An end to what one Queensland judge has described as the magic spells in the “PAMDA book of incantations” is a step closer with the introduction into Queensland Parliament of the Property Occupations Bill 2013 (POB). With the key objectives of cutting red tape and improving the operation of the legislation, this will be welcome news for all players in the property industry.
10 key changes for developers
The underlying concept of providing consumer protection to purchasers of residential property through a cooling off period has been retained. However, the procedure for signing up contracts and the consequences of making errors have been relaxed.
- Simplified contractual procedures
The POB will do away with the requirement for warning statements (PAMD 30C and the BCCM Information Sheet) to be attached to the contract. Instead contracts for the sale of residential property prepared by sellers or their agents will be required to include a short advice immediately above the place the buyer signs the contract.[i]
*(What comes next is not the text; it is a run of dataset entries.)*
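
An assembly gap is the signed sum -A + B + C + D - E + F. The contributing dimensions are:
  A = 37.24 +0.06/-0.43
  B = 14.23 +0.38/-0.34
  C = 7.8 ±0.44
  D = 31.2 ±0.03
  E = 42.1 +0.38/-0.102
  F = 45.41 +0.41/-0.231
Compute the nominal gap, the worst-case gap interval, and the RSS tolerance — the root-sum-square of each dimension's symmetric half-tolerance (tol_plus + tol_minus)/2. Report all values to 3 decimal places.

Stack each dimension's contribution:
  -A: nom -37.240 → Σnom=-37.240; wc +0.430/-0.060 → slack +0.430/-0.060; half-tol=0.245, Σhalf²=0.060025
  +B: nom +14.230 → Σnom=-23.010; wc +0.380/-0.340 → slack +0.810/-0.400; half-tol=0.360, Σhalf²=0.189625
  +C: nom +7.800 → Σnom=-15.210; wc +0.440/-0.440 → slack +1.250/-0.840; half-tol=0.440, Σhalf²=0.383225
  +D: nom +31.200 → Σnom=15.990; wc +0.030/-0.030 → slack +1.280/-0.870; half-tol=0.030, Σhalf²=0.384125
  -E: nom -42.100 → Σnom=-26.110; wc +0.102/-0.380 → slack +1.382/-1.250; half-tol=0.241, Σhalf²=0.442206
  +F: nom +45.410 → Σnom=19.300; wc +0.410/-0.231 → slack +1.792/-1.481; half-tol=0.321, Σhalf²=0.544926
Nominal = 19.300. Worst-case = [19.300 - 1.481, 19.300 + 1.792] = [17.819, 21.092]. RSS = √0.544926 = 0.738.

nominal=19.300 wc=[17.819,21.092] rss=0.738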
There will no longer be a requirement to draw the buyer’s attention to the statement.
- No termination right
Significantly, buyers will not have a right to terminate a contract if the advice is not included (or is in the wrong place). The penalty for non-compliance will be a fine[ii].
The cooling off period still won’t apply to contracts formed on the fall of the hammer at auction. However, this has been extended to contracts entered into within two business days of the auction, as long as the buyer was a registered bidder at the auction.
- Additional carve outs
In addition, the cooling off period won’t apply to “sophisticated party transactions”, that is, where the buyer is:
- the government or a statutory authority
- a listed public company or its subsidiary
- buying 3 or more lots at the same time.
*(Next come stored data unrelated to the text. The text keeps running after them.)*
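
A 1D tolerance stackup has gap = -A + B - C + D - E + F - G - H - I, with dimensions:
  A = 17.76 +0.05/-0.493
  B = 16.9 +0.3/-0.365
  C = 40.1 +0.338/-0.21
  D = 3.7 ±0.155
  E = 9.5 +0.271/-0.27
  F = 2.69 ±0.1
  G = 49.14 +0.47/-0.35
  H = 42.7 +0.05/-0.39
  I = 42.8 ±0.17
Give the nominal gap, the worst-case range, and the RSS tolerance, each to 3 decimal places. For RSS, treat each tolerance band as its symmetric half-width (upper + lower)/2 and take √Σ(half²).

nominal=-178.710 wc=[-180.679,-176.272] rss=0.782

Stack each dimension's contribution:
  -A: nom -17.760 → Σnom=-17.760; wc +0.493/-0.050 → slack +0.493/-0.050; half-tol=0.272, Σhalf²=0.073712
  +B: nom +16.900 → Σnom=-0.860; wc +0.300/-0.365 → slack +0.793/-0.415; half-tol=0.333, Σhalf²=0.184269
  -C: nom -40.100 → Σnom=-40.960; wc +0.210/-0.338 → slack +1.003/-0.753; half-tol=0.274, Σhalf²=0.259345
  +D: nom +3.700 → Σnom=-37.260; wc +0.155/-0.155 → slack +1.158/-0.908; half-tol=0.155, Σhalf²=0.283370
  -E: nom -9.500 → Σnom=-46.760; wc +0.270/-0.271 → slack +1.428/-1.179; half-tol=0.271, Σhalf²=0.356540
  +F: nom +2.690 → Σnom=-44.070; wc +0.100/-0.100 → slack +1.528/-1.279; half-tol=0.100, Σhalf²=0.366540
  -G: nom -49.140 → Σnom=-93.210; wc +0.350/-0.470 → slack +1.878/-1.749; half-tol=0.410, Σhalf²=0.534640
  -H: nom -42.700 → Σnom=-135.910; wc +0.390/-0.050 → slack +2.268/-1.799; half-tol=0.220, Σhalf²=0.583040
  -I: nom -42.800 → Σnom=-178.710; wc +0.170/-0.170 → slack +2.438/-1.969; half-tol=0.170, Σhalf²=0.611940
Nominal = -178.710. Worst-case = [-178.710 - 1.969, -178.710 + 2.438] = [-180.679, -176.272]. RSS = √0.611940 = 0.782.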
- Waiving and shortening the cooling off period
The procedure for waiving or shortening the cooling off period will be simplified. Under PAMDA a buyer could only waive or shorten the cooling off period by producing a legal advice certificate given by an independent lawyer. Under the POB, a buyer will be able to waive or shorten the cooling off period by giving a written notice to the seller.
POB will clarify the current uncertainty around options to purchase. The requirement for the advice and the cooling off period will apply to options but not to the contract where the grantee exercises the option. However (in the absence of a waiver notice) a cooling off period will apply where a third party buyer (usually referred to as a “nominee”) exercises the option.
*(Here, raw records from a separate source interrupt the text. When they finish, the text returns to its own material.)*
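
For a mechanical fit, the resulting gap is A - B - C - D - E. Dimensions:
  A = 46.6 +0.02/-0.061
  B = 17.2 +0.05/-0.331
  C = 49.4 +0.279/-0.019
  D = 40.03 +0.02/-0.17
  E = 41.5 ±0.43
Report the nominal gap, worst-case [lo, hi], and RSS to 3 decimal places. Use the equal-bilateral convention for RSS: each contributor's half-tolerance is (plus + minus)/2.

Stack each dimension's contribution:
  +A: nom +46.600 → Σnom=46.600; wc +0.020/-0.061 → slack +0.020/-0.061; half-tol=0.041, Σhalf²=0.001640
  -B: nom -17.200 → Σnom=29.400; wc +0.331/-0.050 → slack +0.351/-0.111; half-tol=0.191, Σhalf²=0.037931
  -C: nom -49.400 → Σnom=-20.000; wc +0.019/-0.279 → slack +0.370/-0.390; half-tol=0.149, Σhalf²=0.060132
  -D: nom -40.030 → Σnom=-60.030; wc +0.170/-0.020 → slack +0.540/-0.410; half-tol=0.095, Σhalf²=0.069157
  -E: nom -41.500 → Σnom=-101.530; wc +0.430/-0.430 → slack +0.970/-0.840; half-tol=0.430, Σhalf²=0.254057
Nominal = -101.530. Worst-case = [-101.530 - 0.840, -101.530 + 0.970] = [-102.370, -100.560]. RSS = √0.254057 = 0.504.

nominal=-101.530 wc=[-102.370,-100.560] rss=0.504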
- Notice for vacant non-residential land
The requirement for an agent to give a prospective buyer a notice where vacant land being sold is not currently zoned for residential purposes will be removed.
- Developer licences
The requirement for a property developer (defined as a person who sells more than six properties in a 12 month period without involvement of an agent) to obtain a licence will be removed. However, the requirement for deposits in developer sales to be held in a trust account has been retained.
- Resident letting agents
The residency requirement for a resident letting agent’s licence (that is, the requirement for the agent to personally live on site) will be removed. This will enable licence holders to own the management rights in more than one building. The requirement to have body corporate approval before obtaining a licence (which is problematic, particularly for off-the-plan developments where the body corporate does not exist until the building has been completed and titles issued) will also no longer apply.
- De-Regulation of commission
The cap on agents' commission on residential property sales will be abolished in line with NSW and Victoria.
The POB has been referred to the Legal Affairs and Community Safety Committee for consideration. The Committee is required to report to Parliament by 24 February 2014. We would expect the POB would be passed shortly afterwards and come into effect by mid-2014.